[WORKSHOP]
With the sci-fi classic turning one, screenwriter and director Juel Taylor speaks on the role music curation played in the film
The music was one of the most fun parts [of making They Cloned Tyrone]. It has a narrative function. There's a curated quality to the diegetic songs that influence people, an uncanny valley element. The mind control songs are obvious examples. When you hear the song “I’m So Tired,” you know someone wrote this song with a very distinct purpose. On the underground, men are fighting to a song called “Kill a Motherfucker” and you realize this song that influences violence was having real-world applications at the beginning of the movie, too. Then they change it like, let's pacify these men, and they stop fighting and start hugging each other. This is a much more over-the-top example of curation and influence, like you see with the fried chicken place, grape drink, the beauty salon, the church. The satire is more apparent in the music.
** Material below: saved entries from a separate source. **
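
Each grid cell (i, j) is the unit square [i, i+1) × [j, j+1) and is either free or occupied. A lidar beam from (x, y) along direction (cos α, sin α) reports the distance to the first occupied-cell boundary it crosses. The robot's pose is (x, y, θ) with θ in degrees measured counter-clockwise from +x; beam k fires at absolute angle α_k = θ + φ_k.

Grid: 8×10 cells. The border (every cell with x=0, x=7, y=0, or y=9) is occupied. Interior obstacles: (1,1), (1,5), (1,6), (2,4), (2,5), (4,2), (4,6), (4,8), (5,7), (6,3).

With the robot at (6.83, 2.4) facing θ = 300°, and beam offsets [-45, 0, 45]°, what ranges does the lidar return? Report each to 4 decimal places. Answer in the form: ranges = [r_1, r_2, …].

beam 1: φ=-45°, α=255°
  dir = (cos 255°, sin 255°) = (-0.2588, -0.9659); from cell (6,2)
  next x-line at t=3.2069, next y-line at t=0.4141; Δt_x=3.8637, Δt_y=1.0353
    y: enter (6,1) at t=0.4141
    y: enter (6,0) at t=1.4494 ← occupied
  → r_1 = 1.4494
beam 2: φ=0°, α=300°
  dir = (cos 300°, sin 300°) = (0.5000, -0.8660); from cell (6,2)
  next x-line at t=0.3400, next y-line at t=0.4619; Δt_x=2.0000, Δt_y=1.1547
    x: enter (7,2) at t=0.3400 ← occupied
  → r_2 = 0.3400
beam 3: φ=45°, α=345°
  dir = (cos 345°, sin 345°) = (0.9659, -0.2588); from cell (6,2)
  next x-line at t=0.1760, next y-line at t=1.5455; Δt_x=1.0353, Δt_y=3.8637
    x: enter (7,2) at t=0.1760 ← occupied
  → r_3 = 0.1760

ranges = [1.4494, 0.3400, 0.1760]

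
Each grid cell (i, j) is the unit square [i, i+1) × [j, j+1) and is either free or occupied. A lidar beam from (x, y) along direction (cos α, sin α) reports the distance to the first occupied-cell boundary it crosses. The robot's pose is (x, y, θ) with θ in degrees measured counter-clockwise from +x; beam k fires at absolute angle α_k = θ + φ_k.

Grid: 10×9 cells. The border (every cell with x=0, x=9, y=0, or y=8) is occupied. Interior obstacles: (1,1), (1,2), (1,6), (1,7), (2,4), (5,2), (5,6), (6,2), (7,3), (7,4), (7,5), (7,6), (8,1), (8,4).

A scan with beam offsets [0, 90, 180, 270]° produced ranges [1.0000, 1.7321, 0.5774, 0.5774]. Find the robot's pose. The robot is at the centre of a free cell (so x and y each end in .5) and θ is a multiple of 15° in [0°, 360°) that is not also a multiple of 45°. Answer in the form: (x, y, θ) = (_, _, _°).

The pose lattice has 42·16 = 672 candidates. Test each by forward raycasting.
  (2.5, 6.5, 195°): beam 1 = 0.5176 ≠ 1.0000 ✗
  (8.5, 6.5, 255°): beam 1 = 1.5529 ≠ 1.0000 ✗
  (6.5, 6.5, 30°): beam 1 = 0.5774 ≠ 1.0000 ✗
  …
  (7.5, 2.5, 300°): r_1=1.0000, r_2=1.7321, r_3=0.5774, r_4=0.5774 — all match ✓
Only this pose fits every beam.

(x, y, θ) = (7.5, 2.5, 300°)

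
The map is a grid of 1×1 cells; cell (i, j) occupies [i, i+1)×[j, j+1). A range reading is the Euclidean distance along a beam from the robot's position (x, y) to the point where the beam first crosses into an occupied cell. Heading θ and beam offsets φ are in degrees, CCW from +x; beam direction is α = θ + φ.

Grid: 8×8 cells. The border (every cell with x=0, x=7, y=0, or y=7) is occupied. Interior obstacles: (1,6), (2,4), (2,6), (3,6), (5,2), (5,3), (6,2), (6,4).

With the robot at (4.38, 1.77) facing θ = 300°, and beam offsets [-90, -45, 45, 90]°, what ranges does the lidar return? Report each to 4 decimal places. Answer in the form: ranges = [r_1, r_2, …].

beam 1: φ=-90°, α=210°
  d=(-0.8660,-0.5000)  start (4,1)  tX=0.4388 tY=1.5400  stride 1/|dx|=1.1547 1/|dy|=2.0000
    cross x-line → (3,1), t=0.4388
    cross y-line → (3,0), t=1.5400 (wall)
  → r_1 = 1.5400
beam 2: φ=-45°, α=255°
  d=(-0.2588,-0.9659)  start (4,1)  tX=1.4682 tY=0.7972  stride 1/|dx|=3.8637 1/|dy|=1.0353
    cross y-line → (4,0), t=0.7972 (wall)
  → r_2 = 0.7972
beam 3: φ=45°, α=345°
  d=(0.9659,-0.2588)  start (4,1)  tX=0.6419 tY=2.9751  stride 1/|dx|=1.0353 1/|dy|=3.8637
    cross x-line → (5,1), t=0.6419
    cross x-line → (6,1), t=1.6771
    cross x-line → (7,1), t=2.7124 (wall)
  → r_3 = 2.7124
beam 4: φ=90°, α=30°
  d=(0.8660,0.5000)  start (4,1)  tX=0.7159 tY=0.4600  stride 1/|dx|=1.1547 1/|dy|=2.0000
    cross y-line → (4,2), t=0.4600
    cross x-line → (5,2), t=0.7159 (wall)
  → r_4 = 0.7159

ranges = [1.5400, 0.7972, 2.7124, 0.7159]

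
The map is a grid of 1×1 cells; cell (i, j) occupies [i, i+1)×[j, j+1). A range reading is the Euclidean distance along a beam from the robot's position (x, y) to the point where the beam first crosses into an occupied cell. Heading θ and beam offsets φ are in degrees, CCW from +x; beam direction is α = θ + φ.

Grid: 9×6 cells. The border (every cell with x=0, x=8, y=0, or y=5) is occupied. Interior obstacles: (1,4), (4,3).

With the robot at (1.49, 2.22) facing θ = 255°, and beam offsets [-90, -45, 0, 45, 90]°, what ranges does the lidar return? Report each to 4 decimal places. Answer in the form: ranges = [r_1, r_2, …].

beam 1: φ=-90°, α=165°
  d=(-0.9659,0.2588)  start (1,2)  tX=0.5073 tY=3.0137  stride 1/|dx|=1.0353 1/|dy|=3.8637
    cross x-line → (0,2), t=0.5073 (wall)
  → r_1 = 0.5073
beam 2: φ=-45°, α=210°
  d=(-0.8660,-0.5000)  start (1,2)  tX=0.5658 tY=0.4400  stride 1/|dx|=1.1547 1/|dy|=2.0000
    cross y-line → (1,1), t=0.4400
    cross x-line → (0,1), t=0.5658 (wall)
  → r_2 = 0.5658
beam 3: φ=0°, α=255°
  d=(-0.2588,-0.9659)  start (1,2)  tX=1.8932 tY=0.2278  stride 1/|dx|=3.8637 1/|dy|=1.0353
    cross y-line → (1,1), t=0.2278
    cross y-line → (1,0), t=1.2630 (wall)
  → r_3 = 1.2630
beam 4: φ=45°, α=300°
  d=(0.5000,-0.8660)  start (1,2)  tX=1.0200 tY=0.2540  stride 1/|dx|=2.0000 1/|dy|=1.1547
    cross y-line → (1,1), t=0.2540
    cross x-line → (2,1), t=1.0200
    cross y-line → (2,0), t=1.4087 (wall)
  → r_4 = 1.4087
beam 5: φ=90°, α=345°
  d=(0.9659,-0.2588)  start (1,2)  tX=0.5280 tY=0.8500  stride 1/|dx|=1.0353 1/|dy|=3.8637
    cross x-line → (2,2), t=0.5280
    cross y-line → (2,1), t=0.8500
    cross x-line → (3,1), t=1.5633
    cross x-line → (4,1), t=2.5985
    cross x-line → (5,1), t=3.6338
    cross x-line → (6,1), t=4.6691
    cross y-line → (6,0), t=4.7137 (wall)
  → r_5 = 4.7137

ranges = [0.5073, 0.5658, 1.2630, 1.4087, 4.7137]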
If I were making a drug dealer in a lab, what kind of music do you think he would listen to? Fontaine don't listen to trap, just funk and ’80s R&B: Al B. Sure!, Blackbyrds, Alicia Myers. It mellows him out. It's evidence of personality drift.
That's detail stuff, but it's a storytelling element. Using the music to give you a clue: That's what Fontaine’s job is but not necessarily who he is. The music definitely helped establish the tone.